The selection of the target environment and service (optionally) is
based on the subdomain or http header qaack-env-id
.
In addition, you can specify a url when a environment is not found using
a query parameter called qck_wp_redirect_url
.
Domain matching¶
- For domains without subdomain, it servers the API (For example
qaack.cloud
) - Foo domains with subdomain exactly equal to
panel
it will serve the API (For examplepanel.qaack.cloud
) - For the rest of domains, it will find a environment id that matches
the subdomain or the characters after the last
-
if any. (For example,nnnnnn.qaack.cloud
andlabel-nnnnnn.qaack.cloud
will find a environment withnnnnnnn
id)
Aliases¶
Is possible to specify custom aliases for environments on the Qaackfile. These aliases are integrated with the qaackfile and the user interface. Check qaack file reference for more aliases info.
Environments will be available with addresses like:
[envid].qaack.cloud
[alias]-[envid].qaack.cloud
And for specific services it will be:
serv-[serv_name]-[envid].qaack.cloud
[alias]-[serv_name]-[envid].qaack.cloud
Environment variables¶
Warning
To effectively apply custom variable changes is needed to recreate the environment
There are two kind of variables:
- Predefined variables
- Custom variables
Prefefined variables¶
These variables are automatically added by Qaack and their purpose is provide more details of the system (like exposed URL, service, environment and repository details).

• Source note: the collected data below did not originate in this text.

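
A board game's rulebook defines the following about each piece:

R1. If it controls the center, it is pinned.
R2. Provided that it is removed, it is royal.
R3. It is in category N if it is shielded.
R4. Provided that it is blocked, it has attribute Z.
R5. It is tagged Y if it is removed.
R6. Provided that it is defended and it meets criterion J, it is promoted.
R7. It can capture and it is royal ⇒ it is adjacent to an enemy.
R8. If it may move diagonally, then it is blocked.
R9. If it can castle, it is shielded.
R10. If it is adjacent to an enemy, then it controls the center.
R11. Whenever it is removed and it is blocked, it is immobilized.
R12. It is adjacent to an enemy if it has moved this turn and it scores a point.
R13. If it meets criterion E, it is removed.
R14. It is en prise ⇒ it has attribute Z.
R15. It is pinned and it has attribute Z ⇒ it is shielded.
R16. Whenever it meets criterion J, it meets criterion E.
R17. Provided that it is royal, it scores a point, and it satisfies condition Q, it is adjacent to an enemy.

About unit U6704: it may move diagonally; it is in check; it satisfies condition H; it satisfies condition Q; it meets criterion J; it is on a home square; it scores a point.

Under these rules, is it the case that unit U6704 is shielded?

Yes

By R8 (it may move diagonally): it is blocked.
By R16 (it meets criterion J): it meets criterion E.
By R4 (it is blocked): it has attribute Z.
By R13 (it meets criterion E): it is removed.
By R2 (it is removed): it is royal.
By R17 (it is royal, it scores a point, it satisfies condition Q): it is adjacent to an enemy.
By R10 (it is adjacent to an enemy): it controls the center.
By R1 (it controls the center): it is pinned.
By R15 (it is pinned, it has attribute Z): it is shielded.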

Look at this table to more details check the predefined environment variables.
Custom defined variables¶
These variables are defined by the user.
Variables have a visibility settings, allowing the user to enable it on runtime and/or build time.
There are several layers of variables:
- Config file (per service)
- Config file (global)
- Repository
- Group
The lower the layer its, the higher precedence it has. ( This is, config file variable overrides group variables)
Variable visibility¶
Variables can be available only under certain circunstances. The options are:
- Always: This means that the variable is available in all cases (build and runtime)
- Buildtime: This means the variable is available only during the build process.